Perform Sequence Prediction using the AKOM Sequence Prediction Model (SPMF documentation)
This example explains how to run the AKOM algorithm using the SPMF open-source data mining library.
How to run this example?
To run the implementation of AKOM (Dependency Graph)
- This Example is not available in the graphical user interface of SPMF.
- If you are using the source code version of SPMF, launch the file "MainTestAKOM.java" in the package ca.pfv.SPMF.tests
What is AKOM (All-k Order Markov)?
AKOM (All-k Order Markov) is a sequence prediction model proposed by Pitkow & Piroli (1999) that combines markovian models of order 1 to k, where k is parameter that need to be set by the user. This model is used for performing sequence predictions. A sequence prediction consists of predicting the next symbol of a sequence based on a set of training sequences. The task of sequence prediction has numerous applications in various domains. For example, it can be used to predict the next webpage that a user will visit based on previously visited webpages by the user and other users.

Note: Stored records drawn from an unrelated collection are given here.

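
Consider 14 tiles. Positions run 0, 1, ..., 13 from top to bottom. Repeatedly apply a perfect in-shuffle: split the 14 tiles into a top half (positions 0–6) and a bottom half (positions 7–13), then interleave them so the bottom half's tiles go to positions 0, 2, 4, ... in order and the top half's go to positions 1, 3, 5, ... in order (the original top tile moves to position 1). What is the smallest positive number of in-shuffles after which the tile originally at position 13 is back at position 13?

4

Follow position 13 under repeated in-shuffles:
13 → 12 → 10 → 6 → 13
It first returns after 4 in-shuffles.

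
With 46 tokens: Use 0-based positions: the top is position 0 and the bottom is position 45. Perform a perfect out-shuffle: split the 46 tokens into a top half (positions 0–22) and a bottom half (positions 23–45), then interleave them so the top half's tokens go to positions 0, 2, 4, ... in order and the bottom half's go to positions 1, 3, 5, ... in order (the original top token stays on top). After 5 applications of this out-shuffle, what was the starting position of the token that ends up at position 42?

Work backwards from position 42, undoing one out-shuffle at a time:
42 ← 21 ← 33 ← 39 ← 42 ← 21
So the token now at position 42 started at position 21.

21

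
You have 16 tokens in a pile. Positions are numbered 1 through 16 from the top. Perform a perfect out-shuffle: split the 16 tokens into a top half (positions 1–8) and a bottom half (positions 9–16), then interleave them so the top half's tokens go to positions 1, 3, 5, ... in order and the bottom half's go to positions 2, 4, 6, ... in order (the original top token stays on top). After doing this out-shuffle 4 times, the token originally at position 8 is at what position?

8

Track the token's position through each out-shuffle:
8 → 15 → 14 → 12 → 8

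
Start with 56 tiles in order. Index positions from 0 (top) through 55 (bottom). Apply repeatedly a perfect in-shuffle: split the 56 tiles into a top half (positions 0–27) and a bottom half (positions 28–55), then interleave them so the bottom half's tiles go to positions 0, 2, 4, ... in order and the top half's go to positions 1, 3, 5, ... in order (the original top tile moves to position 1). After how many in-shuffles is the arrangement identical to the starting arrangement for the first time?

The in-shuffle permutes the 56 positions with cycle lengths [2, 18, 18, 18].
Every tile is home exactly when every cycle has completed a whole number of laps, i.e. after lcm(2, 18) = 18 in-shuffles.

18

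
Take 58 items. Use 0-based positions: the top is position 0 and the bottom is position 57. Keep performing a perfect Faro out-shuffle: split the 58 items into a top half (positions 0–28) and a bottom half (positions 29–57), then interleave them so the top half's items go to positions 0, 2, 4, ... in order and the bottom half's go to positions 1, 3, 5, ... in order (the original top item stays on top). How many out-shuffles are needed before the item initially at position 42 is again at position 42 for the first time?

Follow position 42 under repeated out-shuffles:
42 → 27 → 54 → 51 → 45 → 33 → 9 → 18 → 36 → 15 → 30 → 3 → 6 → 12 → 24 → 48 → 39 → 21 → 42
It first returns after 18 out-shuffles.

18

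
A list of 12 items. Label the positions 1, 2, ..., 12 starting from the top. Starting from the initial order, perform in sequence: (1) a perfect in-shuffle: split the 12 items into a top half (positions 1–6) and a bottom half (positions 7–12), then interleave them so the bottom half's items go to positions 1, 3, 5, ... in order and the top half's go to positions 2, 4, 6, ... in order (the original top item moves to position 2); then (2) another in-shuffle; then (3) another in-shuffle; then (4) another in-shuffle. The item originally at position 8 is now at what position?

Track the item from position 8 forward through each operation:
  after op 1 (in-shuffle): 8 → 3
  after op 2 (in-shuffle): 3 → 6
  after op 3 (in-shuffle): 6 → 12
  after op 4 (in-shuffle): 12 → 11

11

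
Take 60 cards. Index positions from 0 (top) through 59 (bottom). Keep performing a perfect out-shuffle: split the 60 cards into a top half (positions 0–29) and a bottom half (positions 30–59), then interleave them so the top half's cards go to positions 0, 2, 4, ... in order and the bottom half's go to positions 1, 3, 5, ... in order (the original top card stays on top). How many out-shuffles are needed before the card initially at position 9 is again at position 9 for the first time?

Follow position 9 under repeated out-shuffles:
9 → 18 → 36 → 13 → 26 → 52 → 45 → 31 → ... → 9 (length 58)
It first returns after 58 out-shuffles.

58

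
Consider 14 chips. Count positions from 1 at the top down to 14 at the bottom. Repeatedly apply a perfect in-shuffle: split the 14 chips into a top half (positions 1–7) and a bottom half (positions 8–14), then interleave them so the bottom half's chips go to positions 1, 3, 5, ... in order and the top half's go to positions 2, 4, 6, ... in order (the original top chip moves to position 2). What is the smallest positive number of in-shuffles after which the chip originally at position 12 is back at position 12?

4

Follow position 12 under repeated in-shuffles:
12 → 9 → 3 → 6 → 12
It first returns after 4 in-shuffles.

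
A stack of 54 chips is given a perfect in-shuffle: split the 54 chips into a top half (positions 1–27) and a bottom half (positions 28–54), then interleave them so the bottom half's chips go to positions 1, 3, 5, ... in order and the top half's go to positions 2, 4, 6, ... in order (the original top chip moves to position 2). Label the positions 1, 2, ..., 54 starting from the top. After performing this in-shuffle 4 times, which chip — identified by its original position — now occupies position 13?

18

Work backwards from position 13, undoing one in-shuffle at a time:
13 ← 34 ← 17 ← 36 ← 18
So the chip now at position 13 started at position 18.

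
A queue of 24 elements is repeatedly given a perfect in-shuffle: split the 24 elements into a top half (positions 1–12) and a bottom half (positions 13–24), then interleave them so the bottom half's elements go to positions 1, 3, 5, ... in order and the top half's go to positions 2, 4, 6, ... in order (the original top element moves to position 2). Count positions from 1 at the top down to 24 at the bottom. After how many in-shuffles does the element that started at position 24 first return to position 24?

20

Follow position 24 under repeated in-shuffles:
24 → 23 → 21 → 17 → 9 → 18 → 11 → 22 → 19 → 13 → 1 → 2 → 4 → 8 → 16 → 7 → 14 → 3 → 6 → 12 → 24
It first returns after 20 in-shuffles.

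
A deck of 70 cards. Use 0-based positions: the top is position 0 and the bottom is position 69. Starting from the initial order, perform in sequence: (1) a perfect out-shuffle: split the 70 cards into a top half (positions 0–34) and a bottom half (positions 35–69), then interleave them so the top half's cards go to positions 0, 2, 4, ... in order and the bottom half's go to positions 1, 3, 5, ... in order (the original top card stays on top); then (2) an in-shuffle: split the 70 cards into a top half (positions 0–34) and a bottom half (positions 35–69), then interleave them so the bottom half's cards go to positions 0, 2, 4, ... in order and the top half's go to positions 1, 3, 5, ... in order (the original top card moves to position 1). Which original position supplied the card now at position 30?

Undo the operations in reverse order, starting from position 30:
  undo op 2 (in-shuffle, from bottom half): 30 ← 50
  undo op 1 (out-shuffle, from top half): 50 ← 25
So the card at position 30 came from original position 25.

25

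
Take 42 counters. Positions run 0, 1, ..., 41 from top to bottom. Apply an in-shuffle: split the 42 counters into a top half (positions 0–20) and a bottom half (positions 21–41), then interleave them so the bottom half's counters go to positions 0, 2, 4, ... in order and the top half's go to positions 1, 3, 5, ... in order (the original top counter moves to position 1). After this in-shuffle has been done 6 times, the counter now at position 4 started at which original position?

32

Work backwards from position 4, undoing one in-shuffle at a time:
4 ← 23 ← 11 ← 5 ← 2 ← 22 ← 32
So the counter now at position 4 started at position 32.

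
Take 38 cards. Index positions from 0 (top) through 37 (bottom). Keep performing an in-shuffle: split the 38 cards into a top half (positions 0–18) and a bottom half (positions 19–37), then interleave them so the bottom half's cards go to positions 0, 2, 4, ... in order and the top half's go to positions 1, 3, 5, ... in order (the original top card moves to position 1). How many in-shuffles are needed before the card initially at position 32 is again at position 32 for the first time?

12

Follow position 32 under repeated in-shuffles:
32 → 26 → 14 → 29 → 20 → 2 → 5 → 11 → 23 → 8 → 17 → 35 → 32
It first returns after 12 in-shuffles.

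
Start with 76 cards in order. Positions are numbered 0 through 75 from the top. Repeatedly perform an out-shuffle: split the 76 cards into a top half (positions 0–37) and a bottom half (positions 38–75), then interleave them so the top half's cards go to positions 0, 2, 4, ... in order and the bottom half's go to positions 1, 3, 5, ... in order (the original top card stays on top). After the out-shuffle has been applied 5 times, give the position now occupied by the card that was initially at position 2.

64

Track the card's position through each out-shuffle:
2 → 4 → 8 → 16 → 32 → 64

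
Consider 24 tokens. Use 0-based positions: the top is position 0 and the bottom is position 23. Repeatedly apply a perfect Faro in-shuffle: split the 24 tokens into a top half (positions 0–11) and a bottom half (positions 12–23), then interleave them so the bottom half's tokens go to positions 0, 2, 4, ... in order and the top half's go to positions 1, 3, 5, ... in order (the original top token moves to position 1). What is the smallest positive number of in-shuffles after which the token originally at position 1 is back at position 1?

Follow position 1 under repeated in-shuffles:
1 → 3 → 7 → 15 → 6 → 13 → 2 → 5 → 11 → 23 → 22 → 20 → 16 → 8 → 17 → 10 → 21 → 18 → 12 → 0 → 1
It first returns after 20 in-shuffles.

20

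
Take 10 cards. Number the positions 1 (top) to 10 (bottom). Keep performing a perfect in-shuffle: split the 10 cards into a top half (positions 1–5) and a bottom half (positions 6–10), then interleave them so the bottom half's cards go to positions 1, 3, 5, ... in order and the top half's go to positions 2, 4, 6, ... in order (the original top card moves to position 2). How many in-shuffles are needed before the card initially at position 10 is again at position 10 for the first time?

10

Follow position 10 under repeated in-shuffles:
10 → 9 → 7 → 3 → 6 → 1 → 2 → 4 → 8 → 5 → 10
It first returns after 10 in-shuffles.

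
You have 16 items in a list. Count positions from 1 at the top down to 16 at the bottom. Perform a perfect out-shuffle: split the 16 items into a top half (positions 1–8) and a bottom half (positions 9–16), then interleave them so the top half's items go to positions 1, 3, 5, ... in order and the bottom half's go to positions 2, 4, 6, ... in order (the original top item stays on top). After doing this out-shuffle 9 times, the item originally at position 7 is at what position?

13

Track the item's position through each out-shuffle:
7 → 13 → 10 → 4 → 7 → 13 → 10 → 4 → 7 → 13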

The AKOM prediction model can consume a huge amount of memory if the parameter k is set to a high value. But it can have a quite high accuracy. This is one reason why it is still popular. But AKOM is often outperformed by newer models such as CPT+ in terms of prediction accuracy and memory usage.
This implementation has been obtained from the ipredict project.

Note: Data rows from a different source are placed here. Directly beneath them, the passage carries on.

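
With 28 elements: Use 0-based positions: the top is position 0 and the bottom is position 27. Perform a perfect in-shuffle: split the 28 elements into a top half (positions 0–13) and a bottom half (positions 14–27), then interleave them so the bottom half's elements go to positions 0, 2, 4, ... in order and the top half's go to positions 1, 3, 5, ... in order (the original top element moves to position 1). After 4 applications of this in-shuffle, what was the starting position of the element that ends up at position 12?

Work backwards from position 12, undoing one in-shuffle at a time:
12 ← 20 ← 24 ← 26 ← 27
So the element now at position 12 started at position 27.

27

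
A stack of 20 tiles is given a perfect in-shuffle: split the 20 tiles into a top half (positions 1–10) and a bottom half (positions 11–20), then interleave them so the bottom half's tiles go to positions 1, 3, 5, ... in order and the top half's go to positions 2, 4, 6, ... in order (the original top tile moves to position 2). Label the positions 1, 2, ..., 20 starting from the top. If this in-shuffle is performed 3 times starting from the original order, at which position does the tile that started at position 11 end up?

Track the tile's position through each in-shuffle:
11 → 1 → 2 → 4

4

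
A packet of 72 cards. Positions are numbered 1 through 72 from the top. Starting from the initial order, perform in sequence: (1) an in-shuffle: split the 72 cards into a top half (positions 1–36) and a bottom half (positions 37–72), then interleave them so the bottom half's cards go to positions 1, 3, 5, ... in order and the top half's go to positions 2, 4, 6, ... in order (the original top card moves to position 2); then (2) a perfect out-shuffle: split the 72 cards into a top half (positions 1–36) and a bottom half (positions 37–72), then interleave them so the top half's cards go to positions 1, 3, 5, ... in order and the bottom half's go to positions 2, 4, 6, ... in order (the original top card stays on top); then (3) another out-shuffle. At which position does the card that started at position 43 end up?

49

Track the card from position 43 forward through each operation:
  after op 1 (in-shuffle): 43 → 13
  after op 2 (out-shuffle): 13 → 25
  after op 3 (out-shuffle): 25 → 49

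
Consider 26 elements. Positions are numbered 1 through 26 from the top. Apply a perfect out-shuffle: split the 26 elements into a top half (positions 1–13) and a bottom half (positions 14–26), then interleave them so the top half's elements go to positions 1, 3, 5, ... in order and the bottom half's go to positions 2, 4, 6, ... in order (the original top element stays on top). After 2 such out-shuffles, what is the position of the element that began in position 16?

11

Track the element's position through each out-shuffle:
16 → 6 → 11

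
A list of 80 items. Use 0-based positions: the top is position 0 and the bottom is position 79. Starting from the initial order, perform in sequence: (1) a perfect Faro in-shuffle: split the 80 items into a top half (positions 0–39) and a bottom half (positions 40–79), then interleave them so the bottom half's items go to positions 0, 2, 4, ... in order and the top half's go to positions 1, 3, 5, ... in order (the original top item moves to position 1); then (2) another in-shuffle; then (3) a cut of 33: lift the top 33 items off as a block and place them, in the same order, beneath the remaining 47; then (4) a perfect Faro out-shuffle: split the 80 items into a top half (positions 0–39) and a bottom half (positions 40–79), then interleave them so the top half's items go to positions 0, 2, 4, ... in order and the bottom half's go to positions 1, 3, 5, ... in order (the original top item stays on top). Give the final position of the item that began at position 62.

Track the item from position 62 forward through each operation:
  after op 1 (in-shuffle): 62 → 44
  after op 2 (in-shuffle): 44 → 8
  after op 3 (cut 33): 8 → 55
  after op 4 (out-shuffle): 55 → 31

31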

What is the input of AKOM?
The input of AKOM is a sequence database containing training sequences. These sequences are used to train the prediction model.
In the context of AKOM, a sequence database is a set of sequences where each sequence is a list of items (symbols). For example, the table shown below contains four sequences. The first sequence, named S1, contains 5 items. This sequence means that item 1 was followed by items 2, followed by item 3, followed by item 4, and followed by item 6. This database is provided in the file "contextCPT.txt" of the SPMF distribution.

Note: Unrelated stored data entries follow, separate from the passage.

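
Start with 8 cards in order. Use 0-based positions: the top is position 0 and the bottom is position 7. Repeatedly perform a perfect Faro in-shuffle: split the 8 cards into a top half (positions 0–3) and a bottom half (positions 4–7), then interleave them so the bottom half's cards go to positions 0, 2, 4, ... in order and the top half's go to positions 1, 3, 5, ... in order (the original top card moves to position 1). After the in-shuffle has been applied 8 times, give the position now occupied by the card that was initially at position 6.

0

Track the card's position through each in-shuffle:
6 → 4 → 0 → 1 → 3 → 7 → 6 → 4 → 0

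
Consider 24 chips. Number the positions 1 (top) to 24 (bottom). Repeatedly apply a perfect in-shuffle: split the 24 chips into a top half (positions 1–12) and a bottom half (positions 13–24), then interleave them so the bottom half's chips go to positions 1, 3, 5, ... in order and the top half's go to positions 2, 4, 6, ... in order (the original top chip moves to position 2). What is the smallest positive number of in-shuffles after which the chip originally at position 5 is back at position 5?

4

Follow position 5 under repeated in-shuffles:
5 → 10 → 20 → 15 → 5
It first returns after 4 in-shuffles.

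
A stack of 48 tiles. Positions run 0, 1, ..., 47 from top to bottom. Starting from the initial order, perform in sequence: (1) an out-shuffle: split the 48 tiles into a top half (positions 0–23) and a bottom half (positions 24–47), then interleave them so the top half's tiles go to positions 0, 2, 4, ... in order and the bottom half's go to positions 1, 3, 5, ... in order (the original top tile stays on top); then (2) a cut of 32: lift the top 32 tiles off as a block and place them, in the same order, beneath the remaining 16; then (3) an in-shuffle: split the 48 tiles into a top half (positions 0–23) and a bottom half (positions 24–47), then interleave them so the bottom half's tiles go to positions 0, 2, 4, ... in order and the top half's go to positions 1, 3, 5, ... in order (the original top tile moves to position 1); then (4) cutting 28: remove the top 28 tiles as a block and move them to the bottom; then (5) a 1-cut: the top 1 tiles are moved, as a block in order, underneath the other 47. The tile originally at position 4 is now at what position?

19

Track the tile from position 4 forward through each operation:
  after op 1 (out-shuffle): 4 → 8
  after op 2 (cut 32): 8 → 24
  after op 3 (in-shuffle): 24 → 0
  after op 4 (cut 28): 0 → 20
  after op 5 (cut 1): 20 → 19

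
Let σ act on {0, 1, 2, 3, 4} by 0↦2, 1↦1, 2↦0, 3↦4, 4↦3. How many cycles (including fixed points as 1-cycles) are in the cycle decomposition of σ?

3

Cycle decomposition: (0 2) (1) (3 4).
3 cycles.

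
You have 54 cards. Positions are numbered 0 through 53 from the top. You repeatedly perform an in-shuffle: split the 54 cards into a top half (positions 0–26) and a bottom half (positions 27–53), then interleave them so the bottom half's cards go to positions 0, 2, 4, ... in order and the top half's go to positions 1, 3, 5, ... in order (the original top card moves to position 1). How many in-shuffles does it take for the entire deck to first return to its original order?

20

The in-shuffle permutes the 54 positions with cycle lengths [4, 10, 20, 20].
Every card is home exactly when every cycle has completed a whole number of laps, i.e. after lcm(4, 10, 20) = 20 in-shuffles.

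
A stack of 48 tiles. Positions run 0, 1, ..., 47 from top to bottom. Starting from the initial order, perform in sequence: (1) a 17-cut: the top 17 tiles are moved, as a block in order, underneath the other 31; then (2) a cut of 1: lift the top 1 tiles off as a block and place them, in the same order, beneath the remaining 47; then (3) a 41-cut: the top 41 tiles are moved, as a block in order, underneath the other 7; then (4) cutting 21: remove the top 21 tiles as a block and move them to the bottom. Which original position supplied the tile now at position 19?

Undo the operations in reverse order, starting from position 19:
  undo op 4 (cut 21): 19 ← 40
  undo op 3 (cut 41): 40 ← 33
  undo op 2 (cut 1): 33 ← 34
  undo op 1 (cut 17): 34 ← 3
So the tile at position 19 came from original position 3.

3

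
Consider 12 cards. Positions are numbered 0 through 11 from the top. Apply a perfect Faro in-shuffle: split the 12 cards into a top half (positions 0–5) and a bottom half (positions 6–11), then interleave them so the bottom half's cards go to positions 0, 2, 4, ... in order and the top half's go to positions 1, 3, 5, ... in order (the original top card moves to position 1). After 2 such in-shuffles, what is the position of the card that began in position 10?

4

Track the card's position through each in-shuffle:
10 → 8 → 4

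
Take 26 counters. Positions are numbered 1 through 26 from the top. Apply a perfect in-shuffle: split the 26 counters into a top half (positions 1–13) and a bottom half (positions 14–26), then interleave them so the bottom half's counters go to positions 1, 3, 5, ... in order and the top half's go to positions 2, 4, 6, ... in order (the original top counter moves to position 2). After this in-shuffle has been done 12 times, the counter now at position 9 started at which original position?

Work backwards from position 9, undoing one in-shuffle at a time:
9 ← 18 ← 9 ← 18 ← 9 ← 18 ← 9 ← 18 ← 9 ← 18 ← 9 ← 18 ← 9
So the counter now at position 9 started at position 9.

9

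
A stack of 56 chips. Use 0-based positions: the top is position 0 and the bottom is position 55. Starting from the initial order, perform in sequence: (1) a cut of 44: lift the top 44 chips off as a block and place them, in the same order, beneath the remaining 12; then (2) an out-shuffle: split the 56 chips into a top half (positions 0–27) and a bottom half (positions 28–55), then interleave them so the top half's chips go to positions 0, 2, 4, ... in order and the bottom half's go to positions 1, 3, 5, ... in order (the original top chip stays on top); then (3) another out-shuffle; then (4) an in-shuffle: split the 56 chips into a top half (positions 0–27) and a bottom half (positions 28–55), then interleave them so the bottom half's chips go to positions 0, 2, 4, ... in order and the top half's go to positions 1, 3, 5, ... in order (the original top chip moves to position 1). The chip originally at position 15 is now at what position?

50

Track the chip from position 15 forward through each operation:
  after op 1 (cut 44): 15 → 27
  after op 2 (out-shuffle): 27 → 54
  after op 3 (out-shuffle): 54 → 53
  after op 4 (in-shuffle): 53 → 50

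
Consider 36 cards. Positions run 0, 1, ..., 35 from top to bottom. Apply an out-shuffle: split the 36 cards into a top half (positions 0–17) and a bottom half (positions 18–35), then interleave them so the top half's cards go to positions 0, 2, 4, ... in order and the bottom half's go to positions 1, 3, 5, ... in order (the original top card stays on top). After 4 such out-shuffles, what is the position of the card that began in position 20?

Track the card's position through each out-shuffle:
20 → 5 → 10 → 20 → 5

5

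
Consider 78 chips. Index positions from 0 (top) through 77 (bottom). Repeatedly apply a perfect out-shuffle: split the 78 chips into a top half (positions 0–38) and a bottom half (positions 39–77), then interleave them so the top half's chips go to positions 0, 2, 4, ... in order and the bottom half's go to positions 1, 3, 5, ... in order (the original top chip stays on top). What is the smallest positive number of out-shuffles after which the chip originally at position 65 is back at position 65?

30

Follow position 65 under repeated out-shuffles:
65 → 53 → 29 → 58 → 39 → 1 → 2 → 4 → ... → 65 (length 30)
It first returns after 30 out-shuffles.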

|S1||(1), (2), (3), (4), (6)|
|S2||(4), (3), (2), (5)|
|S3||(5), (1), (4), (3), (2)|
|S4||(5), (7), (1), (4), (2), (3)|
The AKOM algorithm takes a value k as
parameter that indicates the order of the model. In the source code,
the value of parameter k is passed as a string to the class AKOMPredictor.
For example, the string "order:4" means to set the parameter k to 4.
This indicates that AKOM will create a model of order 4, which means
that it can use up to the four previous symbols in a sequence to
perform a prediction.
What is the output of AKOM?
AKOM performs sequence prediction. After AKOM has been trained with the input sequence database, it can predict the next symbol of a new sequence.
For example, if AKOM is trained with the previous sequence database and parameters, it will predict that the next symbol following the sequence (1),(4) is the symbol (2).
Input file format
The input file format is defined as follows. It is a text file where each line represents a sequence from a sequence database. Each item from a sequence is separated by single space and a -1. The value "-2" indicates the end of a sequence (it appears at the end of each line). For example, the input file "contextCPT.txt" contains the following four lines (four sequences).
1 -1 2 -1 3 -1 4 -1 6 -1 -2
4 -1 3 -1 2 -1 5 -1 -2
5 -1 1 -1 4 -1 3 -1 2 -1 -2
5 -1 7 -1 1 -1 4 -1 2 -1 3 -1 -2
The first line represents a sequence where the item 1 was followed by items 2, followed by item 3, followed by item 4, and followed by item 6. The next lines follow the same format.
AKOM is a sequence prediction model that can consume a huge amount of memory if the parameter k is set to a high value. Moreover, it can be outperformed in terms of prediction accuracy by newer models such as CPT+. One of the reason is that AKOM is not noise tolerant.
Where can I get more information about AKOM?
The All-k Order Markov sequence prediction model was proposed in this paper:
Pitkow, J., Pirolli, P.: Mining longest repeating subsequence to predict world wide web surng. In: Proc. 2nd USENIX Symposium on Internet Technologies and Systems, Boulder, CO, pp. 13–25 (1999)